Ago 14, 2025 | Attualità

Nel 1976 Adriano Panatta e Paolo Bertolucci entrarono sul campo di tennis di Santiago indossando una maglia rossa. Era la finale di Coppa Davis, si giocava in Cile, sotto la dittatura di Pinochet. Un gesto silenzioso e calibrato, carico di significato politico, pensato da atleti affermati che sceglievano di usare il proprio spazio per prendere posizione contro un regime.
Quarantanove anni dopo, agli Europei Under 20 di Tampere, il giovane israeliano Ido Peretz si è presentato alla linea di partenza mimando il gesto della decapitazione verso la telecamera. Nessuna carriera consolidata, nessuna storia di impegno civile alle spalle: solo un atto breve e violento, esibito in mondovisione come dichiarazione di appartenenza.
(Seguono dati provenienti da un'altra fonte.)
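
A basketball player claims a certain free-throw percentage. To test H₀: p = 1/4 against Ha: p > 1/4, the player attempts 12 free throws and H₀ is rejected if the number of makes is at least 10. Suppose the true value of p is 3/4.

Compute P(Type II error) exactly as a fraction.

A Type II error is failing to reject when Ha holds: with p = 3/4, β = P(K ≤ 9).
Adding the binomial probabilities P(K=0)+…+P(K=9) at p = 3/4 gives 10222777/16777216.

10222777/16777216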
Due modi di stare in scena, due idee opposte di cosa possa significare essere un atleta davanti a un pubblico globale.

Non protesta, ma potere

Il gesto di Peretz non rientra nella lunga storia delle prese di posizione politiche nello sport. Non è il pugno guantato di Tommie Smith e John Carlos a Città del Messico nel 1968, con il capo chino e il silenzio sul podio. Non è l’inginocchiamento dei calciatori contro il razzismo, né le maglie con messaggi di pace. Non è una sfida alle istituzioni sportive o politiche: è la loro negazione in forma di minaccia, portata nel cuore della ritualità sportiva.
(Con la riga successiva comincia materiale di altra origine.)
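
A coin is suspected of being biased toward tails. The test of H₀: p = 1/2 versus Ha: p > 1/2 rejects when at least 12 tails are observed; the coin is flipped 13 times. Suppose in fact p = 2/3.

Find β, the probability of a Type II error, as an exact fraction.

A Type II error is failing to reject when Ha holds: with p = 2/3, β = P(S ≤ 11).
Adding the binomial probabilities P(S=0)+…+P(S=11) at p = 2/3 gives 510961/531441.

510961/531441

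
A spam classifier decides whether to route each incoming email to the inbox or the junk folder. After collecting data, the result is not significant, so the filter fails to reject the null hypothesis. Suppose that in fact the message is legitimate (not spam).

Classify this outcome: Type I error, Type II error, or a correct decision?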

Quando lo sport si piega ai regimi

Esiste una lunga storia fatta di gesti di allineamento al potere. Dal saluto fascista dei calciatori italiani negli anni Trenta a quello nazista degli atleti tedeschi; dai pugni alzati in segno di fedeltà a dittature militari fino ai saluti militari della nazionale turca in favore di Erdogan, o al “gesto del lupo” del difensore Merih Demiral dopo un gol a Euro 2024. In questi casi, la scena sportiva diventa vetrina per messaggi di adesione a regimi o cause belliche, non spazio di contestazione.

Un linguaggio globale

Il gesto della decapitazione, come il saluto militare o il braccio teso, funziona su un registro simbolico immediato: non richiede spiegazioni, non si appella alla ragione. Trasforma la presentazione di un atleta in un atto di propaganda, rendendo indistinguibile il confine tra gara e guerra.
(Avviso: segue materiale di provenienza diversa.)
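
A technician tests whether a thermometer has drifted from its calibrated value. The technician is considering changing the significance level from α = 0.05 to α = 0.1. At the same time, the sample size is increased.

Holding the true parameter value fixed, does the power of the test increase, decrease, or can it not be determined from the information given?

A larger α widens the rejection region, so when the alternative is true more outcomes lead to rejection — failing to reject becomes less likely. Increasing n separates the H₀ and Ha sampling distributions, so under Ha fewer outcomes land in the acceptance region. Both changes push β in the same direction.
Since power = 1 − β and β decreases, power increases.

It increases.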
La responsabilità degli adulti

Episodi come quello di Tampere ricordano che il problema non è confinato agli stadi o alle piste. È il sintomo di un tessuto sociale che, in molti luoghi, ha smesso di coltivare i principi della convivenza. Non parliamo solo di ragazzini attratti da simboli violenti: parliamo di adulti, di atleti, di figure pubbliche che scelgono consapevolmente di usare il loro spazio mediatico per normalizzare il linguaggio dell’odio.

Oltre il riflesso condizionato

La reazione non può essere affidata al riflesso qualunquista o alla scorciatoia razzista. Serve la capacità di riconoscere la differenza tra chi protesta contro l’oppressione e chi, invece, mette in scena la sua celebrazione. Perché non tutti i gesti politici nello sport sono uguali. Alcuni aprono varchi, altri alzano muri.